石台被这一脚踹得离地平移半尺,重重砸落在地,恰好挡在两人身前。石屑纷飞间,第一波弩箭激射而至。
“笃笃笃笃!” 密集如雨的撞击声在石台背面炸响。毒箭深深钉入石中,箭尾兀自嗡嗡震颤。
“好脚力!”姜窈在沈玦怀中低赞一声,毫无惧色。她反应丝毫不慢,在沈玦旋身护她的同时,素手已探入腰间皮囊。
“低头!” 沈玦低吼,揽着她腰肢猛地向下一压。第二波弩箭自石台两侧及头顶石壁缝隙中攒射而来。角度更毒,数量更密。
姜窈皓腕一扬。一大蓬淡紫粉末如烟雾般骤然炸开,瞬间弥漫在两人周围。
正是离魂散。遇风即燃。
那粉末瞬间爆发出刺目强光和一股辛辣药气。正是她根据慧明那封喉针配方逆向推演,方才临时配制的强效药物。离魂草提纯,混合十倍的曼陀罗花粉和特制辣椒素。
“啊——!我的眼睛!”
“咳咳…咳咳咳…呕——!”
密室内外顿时响起一片惨叫和撕心裂肺的咳嗽、呕吐声。
强光瞬间剥夺了所有偷袭者的视觉,辛辣的药粉无孔不入,疯狂刺激着他们的眼、鼻、喉,剧痛让他们瞬间丧失了战斗力,手中弩机也失了准头,后续的箭矢变得杂乱无章。
“走!” 沈玦抓住这空档,一手紧护姜窈,另一手穿花拂柳般探出,抄起地上慧明那根九环锡杖。
“破!” 一声断喝,锡杖在沈玦手中化作一道乌金狂龙,狠狠砸向密室顶部一处有水流痕迹的石板。

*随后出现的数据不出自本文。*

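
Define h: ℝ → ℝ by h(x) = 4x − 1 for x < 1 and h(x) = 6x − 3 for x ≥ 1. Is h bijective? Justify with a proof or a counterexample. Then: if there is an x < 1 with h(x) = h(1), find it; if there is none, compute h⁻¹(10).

Both pieces are strictly increasing (slopes 4 and 6), so each is injective on its own interval.
The left piece maps (−∞, 1) onto (−∞, 3); the right piece maps [1, ∞) onto [3, ∞).
Since 3 = 3, the images partition ℝ: h is injective and surjective, hence bijective.
Because the two images are disjoint, no x < 1 has h(x) = h(1), so we compute h⁻¹(10): 10 lies in [3, ∞), so solve 6x − 3 = 10: x = (10 + 3)/6 = 13/6.

13/6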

碎石如雨崩落。一道天光混着雨水骤然倾泻而下。竟真的被他砸开了一个仅容一人通过的缺口。
“上!” 沈玦将锡杖往地上一拄,身形微蹲,双手交叠置于膝前,形成一个稳固的托举之姿。
姜窈心领神会,足尖在他掌心轻轻一点,借力腾空。素白身影身轻如燕,灵巧地穿过那破开的缺口,稳稳落在上方藏经阁地面上。
“接着!” 姜窈反手甩下腰间的软索。
沈玦抓住索头,足尖在锡杖上一点,身如游龙般拔地而起。姜窈在洞口运力急拉,两人配合得天衣无缝。
当沈玦也跃出洞口,稳稳落在姜窈身侧时,下方密室中,还回荡着伏击者哀嚎和呛咳声。紫色的药雾正顺着破洞袅袅飘散。
暴雨倾盆,冲刷着藏经阁的青瓦。两人站在破洞边缘,衣衫褴褛,略显狼狈,却毫发无伤。两人相视,没有言语,但已然胜过千言万语。
沈玦唇角勾起一抹锋芒的笑意,朝藏经阁外扬了扬下巴:“看来,这棋盘,是非掀不可了。”
姜窈抹去脸上的雨水,回以同样的一笑:“正合我意。走吧,阎罗大人,下一场戏,该我们登台了。”